Comment des idées de droite (voire d’extrême droite) se retrouvent utilisées par la gauche?
Résultat, le candidat à l’élection présidentielle se retrouve discrédité sur sa gauche, alors que l’extrême droite, qui avait applaudi sa proposition, dénonce aujourd’hui sa lâcheté. Un épisode perdant-perdant donc pour Arnaud Montebourg qui s’explique en partie par une forme d’entrisme au sein de son entourage.
Comme le rapporte Politico ce vendredi 12 novembre, l’ancien ministre du redressement productif s’est entouré de profils très droitiers pour sa troisième campagne présidentielle. Parmi eux, François-David Cravenne et Jérôme Doncieux, deux conseillers issus des rangs de la sarkozie, jugés en interne responsables de cet écart du candidat.
Une fenêtre et des précédents
Mais cela n’explique pas tout. Car en réalité, Arnaud Montebourg n’est pas le premier à trébucher sur la “triangulation”, du nom de cette tactique politique périlleuse importée des États-Unis consistant à occuper le terrain de l’adversaire pour mieux l’affaiblir. Il y a quelques mois, c’était le premier secrétaire du Parti socialiste, Olivier Faure, qui faisait hurler les siens. En cause, sa proposition formulée en marge d’un rassemblement de soutien aux forces de l’ordre: accorder un “droit de regard” aux policiers sur les décisions de justice. Ce qui revient peu ou prou à remettre en cause la séparation des pouvoirs. Même scénario: un tollé et un mea culpa gêné.

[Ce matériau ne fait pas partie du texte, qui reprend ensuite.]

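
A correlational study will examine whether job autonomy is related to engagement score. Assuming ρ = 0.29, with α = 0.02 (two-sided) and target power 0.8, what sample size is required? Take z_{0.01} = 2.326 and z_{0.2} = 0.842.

n = 116

Fisher's z: C = ½·ln((1+r)/(1−r)) = ½·ln(1.8169) = 0.2986.
n = ((z_{α/2} + z_β)/C)² + 3.
(2.326 + 0.842) / 0.2986 = 3.168 / 0.2986 = 10.610.
n = 10.610² + 3 = 112.56 + 3 = 115.6.
Round up.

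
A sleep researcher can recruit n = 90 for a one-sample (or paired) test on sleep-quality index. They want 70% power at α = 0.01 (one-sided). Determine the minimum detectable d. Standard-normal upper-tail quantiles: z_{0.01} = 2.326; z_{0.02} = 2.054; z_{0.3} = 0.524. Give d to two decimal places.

d_min ≈ 0.30

For a single sample (or paired design) of n = 90: d_min = (z_{α} + z_β)/√n.
z-sum = 2.326 + 0.524 = 2.850.
d_min = 2.850 / √90 = 2.850 / 9.487 = 0.300.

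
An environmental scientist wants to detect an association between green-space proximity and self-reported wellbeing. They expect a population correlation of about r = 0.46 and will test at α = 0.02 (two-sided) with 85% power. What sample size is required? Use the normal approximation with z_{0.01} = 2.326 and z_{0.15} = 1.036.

n = 49

Fisher's z: C = ½·ln((1+r)/(1−r)) = ½·ln(2.7037) = 0.4973.
n = ((z_{α/2} + z_β)/C)² + 3.
(2.326 + 1.036) / 0.4973 = 3.362 / 0.4973 = 6.761.
n = 6.761² + 3 = 45.70 + 3 = 48.7.
Round up.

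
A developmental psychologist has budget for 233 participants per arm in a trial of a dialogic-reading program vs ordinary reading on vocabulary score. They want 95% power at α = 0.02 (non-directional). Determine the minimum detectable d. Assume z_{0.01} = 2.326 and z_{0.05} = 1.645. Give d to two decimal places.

For two independent groups of n = 233 each: d_min = (z_{α/2} + z_β)·√(2/n).
z-sum = 2.326 + 1.645 = 3.971.
d_min = 3.971 × √(2/233) = 3.971 × 0.0926 = 0.368.

d_min ≈ 0.37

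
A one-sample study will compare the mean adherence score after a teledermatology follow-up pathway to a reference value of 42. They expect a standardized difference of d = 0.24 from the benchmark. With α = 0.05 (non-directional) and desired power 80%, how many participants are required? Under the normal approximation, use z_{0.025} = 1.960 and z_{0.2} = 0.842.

For a one-sample test: n = ((z_{α/2} + z_β) / d)².
z_{α/2} + z_β = 1.960 + 0.842 = 2.802.
n = (2.802 / 0.24)² = 11.675² = 136.31.
Round up.

n = 137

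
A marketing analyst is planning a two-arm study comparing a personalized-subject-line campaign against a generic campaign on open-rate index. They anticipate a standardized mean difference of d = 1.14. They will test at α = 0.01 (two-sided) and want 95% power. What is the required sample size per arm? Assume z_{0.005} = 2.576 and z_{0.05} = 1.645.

For two independent groups with equal n: n = 2·((z_{α/2} + z_β) / d)².
z_{α/2} + z_β = 2.576 + 1.645 = 4.221.
n = 2 × (4.221 / 1.14)² = 2 × 3.703² = 2 × 13.71 = 27.4.
Round up to the next whole participant.

n = 28 per group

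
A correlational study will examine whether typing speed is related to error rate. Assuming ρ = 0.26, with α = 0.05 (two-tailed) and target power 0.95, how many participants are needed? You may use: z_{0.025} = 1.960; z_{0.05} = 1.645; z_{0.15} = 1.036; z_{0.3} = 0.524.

Fisher's z: C = ½·ln((1+r)/(1−r)) = ½·ln(1.7027) = 0.2661.
n = ((z_{α/2} + z_β)/C)² + 3.
(1.960 + 1.645) / 0.2661 = 3.605 / 0.2661 = 13.548.
n = 13.548² + 3 = 183.54 + 3 = 186.5.
Round up.

n = 187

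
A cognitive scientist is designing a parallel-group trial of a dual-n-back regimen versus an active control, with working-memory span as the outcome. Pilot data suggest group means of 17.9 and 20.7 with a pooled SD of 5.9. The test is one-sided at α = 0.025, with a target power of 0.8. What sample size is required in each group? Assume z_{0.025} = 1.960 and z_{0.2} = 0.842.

n = 70 per group

Cohen's d = |M₁ − M₂| / SD_pooled = |17.9 − 20.7| / 5.9 = 2.8 / 5.9 = 0.475.
For two independent groups with equal n: n = 2·((z_{α} + z_β) / d)².
z_{α} + z_β = 1.960 + 0.842 = 2.802.
n = 2 × (2.802 / 0.475)² = 2 × 5.899² = 2 × 34.80 = 69.6.
Round up to the next whole participant.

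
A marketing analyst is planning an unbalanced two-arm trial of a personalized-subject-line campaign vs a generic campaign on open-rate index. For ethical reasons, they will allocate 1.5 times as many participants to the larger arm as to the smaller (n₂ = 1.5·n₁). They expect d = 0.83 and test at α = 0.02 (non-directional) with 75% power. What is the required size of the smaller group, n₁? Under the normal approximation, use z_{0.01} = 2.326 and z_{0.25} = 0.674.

n₁ = 22

With allocation ratio k = n₂/n₁ = 1.5, Var(x̄₁−x̄₂) = σ²(1/n₁ + 1/(k·n₁)) = σ²·(k+1)/(k·n₁).
So n₁ = (1 + 1/k)·((z_{α/2} + z_β)/d)² = 1.667 × (3.000/0.83)².
n₁ = 1.667 × 13.06 = 21.8.
Round up: n₁ = 22, giving n₂ = 1.5 × 22 = 33.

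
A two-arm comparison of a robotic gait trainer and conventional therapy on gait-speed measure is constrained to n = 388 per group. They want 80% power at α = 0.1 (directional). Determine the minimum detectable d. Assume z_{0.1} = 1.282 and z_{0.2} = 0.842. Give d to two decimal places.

For two independent groups of n = 388 each: d_min = (z_{α} + z_β)·√(2/n).
z-sum = 1.282 + 0.842 = 2.124.
d_min = 2.124 × √(2/388) = 2.124 × 0.0718 = 0.152.

d_min ≈ 0.15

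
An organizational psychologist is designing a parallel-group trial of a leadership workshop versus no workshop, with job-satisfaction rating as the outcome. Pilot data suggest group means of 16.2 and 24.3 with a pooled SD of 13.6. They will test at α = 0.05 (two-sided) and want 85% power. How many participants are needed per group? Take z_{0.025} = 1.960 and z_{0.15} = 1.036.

Cohen's d = |M₁ − M₂| / SD_pooled = |16.2 − 24.3| / 13.6 = 8.1 / 13.6 = 0.596.
For two independent groups with equal n: n = 2·((z_{α/2} + z_β) / d)².
z_{α/2} + z_β = 1.960 + 1.036 = 2.996.
n = 2 × (2.996 / 0.596)² = 2 × 5.027² = 2 × 25.27 = 50.5.
Round up to the next whole participant.

n = 51 per group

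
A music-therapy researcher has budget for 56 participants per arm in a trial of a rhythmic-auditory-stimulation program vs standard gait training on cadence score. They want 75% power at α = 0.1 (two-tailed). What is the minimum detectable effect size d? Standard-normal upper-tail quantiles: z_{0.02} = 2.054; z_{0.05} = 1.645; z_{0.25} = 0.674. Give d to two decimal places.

d_min ≈ 0.44

For two independent groups of n = 56 each: d_min = (z_{α/2} + z_β)·√(2/n).
z-sum = 1.645 + 0.674 = 2.319.
d_min = 2.319 × √(2/56) = 2.319 × 0.1890 = 0.438.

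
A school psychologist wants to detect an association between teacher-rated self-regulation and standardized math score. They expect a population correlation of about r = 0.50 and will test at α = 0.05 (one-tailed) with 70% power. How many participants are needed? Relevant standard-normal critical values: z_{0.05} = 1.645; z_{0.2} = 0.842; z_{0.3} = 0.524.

n = 19

Fisher's z: C = ½·ln((1+r)/(1−r)) = ½·ln(3.0000) = 0.5493.
n = ((z_{α} + z_β)/C)² + 3.
(1.645 + 0.524) / 0.5493 = 2.169 / 0.5493 = 3.949.
n = 3.949² + 3 = 15.59 + 3 = 18.6.
Round up.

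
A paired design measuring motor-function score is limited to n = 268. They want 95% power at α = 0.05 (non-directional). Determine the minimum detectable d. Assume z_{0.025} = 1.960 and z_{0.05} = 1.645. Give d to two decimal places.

For a single sample (or paired design) of n = 268: d_min = (z_{α/2} + z_β)/√n.
z-sum = 1.960 + 1.645 = 3.605.
d_min = 3.605 / √268 = 3.605 / 16.371 = 0.220.

d_min ≈ 0.22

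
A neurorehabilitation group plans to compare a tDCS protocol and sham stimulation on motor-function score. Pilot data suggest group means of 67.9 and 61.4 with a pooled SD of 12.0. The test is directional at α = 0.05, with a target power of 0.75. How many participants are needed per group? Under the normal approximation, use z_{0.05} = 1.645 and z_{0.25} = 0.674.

Cohen's d = |M₁ − M₂| / SD_pooled = |67.9 − 61.4| / 12.0 = 6.5 / 12.0 = 0.542.
For two independent groups with equal n: n = 2·((z_{α} + z_β) / d)².
z_{α} + z_β = 1.645 + 0.674 = 2.319.
n = 2 × (2.319 / 0.542)² = 2 × 4.279² = 2 × 18.31 = 36.6.
Round up to the next whole participant.

n = 37 per group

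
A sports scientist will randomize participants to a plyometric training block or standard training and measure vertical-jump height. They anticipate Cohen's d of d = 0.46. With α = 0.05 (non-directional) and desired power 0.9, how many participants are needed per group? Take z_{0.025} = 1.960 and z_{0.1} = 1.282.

For two independent groups with equal n: n = 2·((z_{α/2} + z_β) / d)².
z_{α/2} + z_β = 1.960 + 1.282 = 3.242.
n = 2 × (3.242 / 0.46)² = 2 × 7.048² = 2 × 49.67 = 99.3.
Round up to the next whole participant.

n = 100 per group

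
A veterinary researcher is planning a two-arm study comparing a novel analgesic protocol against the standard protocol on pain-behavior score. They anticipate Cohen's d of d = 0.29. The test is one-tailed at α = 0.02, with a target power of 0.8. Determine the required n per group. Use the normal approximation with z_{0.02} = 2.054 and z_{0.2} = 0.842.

n = 200 per group

For two independent groups with equal n: n = 2·((z_{α} + z_β) / d)².
z_{α} + z_β = 2.054 + 0.842 = 2.896.
n = 2 × (2.896 / 0.29)² = 2 × 9.986² = 2 × 99.72 = 199.4.
Round up to the next whole participant.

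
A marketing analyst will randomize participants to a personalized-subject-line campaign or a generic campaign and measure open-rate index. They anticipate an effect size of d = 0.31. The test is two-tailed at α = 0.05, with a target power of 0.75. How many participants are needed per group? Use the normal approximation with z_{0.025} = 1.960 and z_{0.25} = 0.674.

n = 145 per group

For two independent groups with equal n: n = 2·((z_{α/2} + z_β) / d)².
z_{α/2} + z_β = 1.960 + 0.674 = 2.634.
n = 2 × (2.634 / 0.31)² = 2 × 8.497² = 2 × 72.20 = 144.4.
Round up to the next whole participant.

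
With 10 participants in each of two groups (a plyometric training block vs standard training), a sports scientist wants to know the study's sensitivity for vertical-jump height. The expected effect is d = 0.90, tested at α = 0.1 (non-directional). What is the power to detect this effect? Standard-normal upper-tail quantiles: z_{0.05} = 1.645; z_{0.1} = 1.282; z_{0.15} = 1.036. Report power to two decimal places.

power ≈ 0.64

For two equal groups, power = Φ(d·√(n/2) − z_{α/2}).
d·√(n/2) = 0.90 × √(10/2) = 0.90 × 2.236 = 2.012.
z_β = 2.012 − 1.645 = 0.367.
Power = Φ(0.367) = 0.643.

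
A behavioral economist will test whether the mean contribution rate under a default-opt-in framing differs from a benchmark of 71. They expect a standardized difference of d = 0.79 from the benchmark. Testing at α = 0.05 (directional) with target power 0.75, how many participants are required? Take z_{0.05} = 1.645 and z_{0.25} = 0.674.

For a one-sample test: n = ((z_{α} + z_β) / d)².
z_{α} + z_β = 1.645 + 0.674 = 2.319.
n = (2.319 / 0.79)² = 2.935² = 8.62.
Round up.

n = 9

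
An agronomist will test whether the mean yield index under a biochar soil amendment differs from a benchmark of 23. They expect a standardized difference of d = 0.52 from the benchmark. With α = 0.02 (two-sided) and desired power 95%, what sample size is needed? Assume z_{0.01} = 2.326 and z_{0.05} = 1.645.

n = 59

For a one-sample test: n = ((z_{α/2} + z_β) / d)².
z_{α/2} + z_β = 2.326 + 1.645 = 3.971.
n = (3.971 / 0.52)² = 7.637² = 58.32.
Round up.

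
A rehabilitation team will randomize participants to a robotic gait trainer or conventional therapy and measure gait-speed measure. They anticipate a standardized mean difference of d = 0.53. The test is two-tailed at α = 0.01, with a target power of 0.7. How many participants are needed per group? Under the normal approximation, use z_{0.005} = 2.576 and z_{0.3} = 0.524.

n = 69 per group

For two independent groups with equal n: n = 2·((z_{α/2} + z_β) / d)².
z_{α/2} + z_β = 2.576 + 0.524 = 3.100.
n = 2 × (3.100 / 0.53)² = 2 × 5.849² = 2 × 34.21 = 68.4.
Round up to the next whole participant.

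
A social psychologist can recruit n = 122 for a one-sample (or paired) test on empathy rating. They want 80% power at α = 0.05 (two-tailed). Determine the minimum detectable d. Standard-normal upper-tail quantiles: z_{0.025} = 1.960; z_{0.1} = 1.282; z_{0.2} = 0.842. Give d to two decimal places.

For a single sample (or paired design) of n = 122: d_min = (z_{α/2} + z_β)/√n.
z-sum = 1.960 + 0.842 = 2.802.
d_min = 2.802 / √122 = 2.802 / 11.045 = 0.254.

d_min ≈ 0.25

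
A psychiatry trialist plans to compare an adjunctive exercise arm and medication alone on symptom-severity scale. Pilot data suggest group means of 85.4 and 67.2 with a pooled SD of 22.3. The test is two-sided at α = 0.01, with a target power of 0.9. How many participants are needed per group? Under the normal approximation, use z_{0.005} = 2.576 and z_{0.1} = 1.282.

n = 45 per group

Cohen's d = |M₁ − M₂| / SD_pooled = |85.4 − 67.2| / 22.3 = 18.2 / 22.3 = 0.816.
For two independent groups with equal n: n = 2·((z_{α/2} + z_β) / d)².
z_{α/2} + z_β = 2.576 + 1.282 = 3.858.
n = 2 × (3.858 / 0.816)² = 2 × 4.728² = 2 × 22.35 = 44.7.
Round up to the next whole participant.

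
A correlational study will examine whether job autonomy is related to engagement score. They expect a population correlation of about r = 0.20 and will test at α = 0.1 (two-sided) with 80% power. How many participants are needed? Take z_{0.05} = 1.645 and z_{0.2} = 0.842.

n = 154

Fisher's z: C = ½·ln((1+r)/(1−r)) = ½·ln(1.5000) = 0.2027.
n = ((z_{α/2} + z_β)/C)² + 3.
(1.645 + 0.842) / 0.2027 = 2.487 / 0.2027 = 12.269.
n = 12.269² + 3 = 150.54 + 3 = 153.5.
Round up.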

Avant lui -dans des conditions certes particulières- c’était François Hollande, alors président de la République, qui avait provoqué le malaise de son camp en reprenant le concept de déchéance de nationalité comme réponse aux attentats du 13 novembre. Mais alors, pourquoi ces responsables de gauche reprennent-ils des idées venant de partis qu’ils sont censés combattre, et qui finissent par se retourner contre eux?
Parmi les explications plausibles, le concept de la “fenêtre d’Overton” (ou “fenêtre du discours”). Joseph Overton, un lobbyiste libéral américain décédé en 2003, utilisait cette allégorie pour désigner ce qui est acceptable (ou non) dans un débat public. Et plus la fenêtre est élargie via des propos transgressifs tenus dans les médias (ce qui arrive à peu près quotidiennement avec les buzz médiatiques provoqués par Éric Zemmour), plus le spectre des idées jugées raisonnables à cet instant T est grand.
“Faire tomber les tabous”
Ce qui, dans un contexte où la parole réactionnaire et xénophobe paraît de plus en plus décomplexée, conduit des personnalités de gauche à emprunter des idées et des terminologies jusque-là jugées interdites. Un phénomène déjà observé dans d’autres pays, notamment en Italie. ”C’était la stratégie rhétorique de la Ligue du Nord. Tenir des propos outranciers, être systématiquement dans la surenchère dans le but de rendre acceptables un certain nombre d’idées, en élargissant la fenêtre”, explique au HuffPost Lynda Dematteo, chercheuse à l’EHESS.
Et d’ajouter: “ces transgressions ont pour but de faire tomber les tabous, et c’est manifestement ce que l’on observe aujourd’hui”. De fait, la levée de boucliers et le psychodrame interne provoqués par la sortie d’Arnaud Montebourg montrent effectivement que le candidat s’en prenait à un tabou encore tenace au sein de sa famille politique. Pour autant, comme Olivier Faure avant lui, il a fallu qu’il subisse une avalanche de critiques pour s’en rendre compte. Ce qui révèle un autre écueil dans lequel semble être tombé le chantre du made in France: “l’effet des sondages sur les stratégies politiques”, souligne Lynda Dematteo.
“Les discours des politiciens sont de plus en plus dictés par les sondages, donc dès qu’ils voient que des idées fonctionnent, ils se les approprient plutôt que de les combattre”, observe-t-elle. De fait, avec sa proposition détonante, Arnaud Montebourg a davantage contribué à diffuser cette idée défendue par Marine Le Pen et Éric Zemmour, que lutté en faveur de l’objectif qu’il dit poursuivre. “Je me suis fait engueuler par ma famille qui le fait, qui transfère de l’argent à des grands-mères”, a-t-il regretté ce vendredi. Confirmant une information de BFMTV, Le HuffPost a appris que les deux conseillers mentionnés plus haut ont été écartés de la campagne d’Arnaud Montebourg. Reste à savoir si cela sera suffisant pour échapper aux dangers liés à l’élargissement de la fenêtre d’Overton.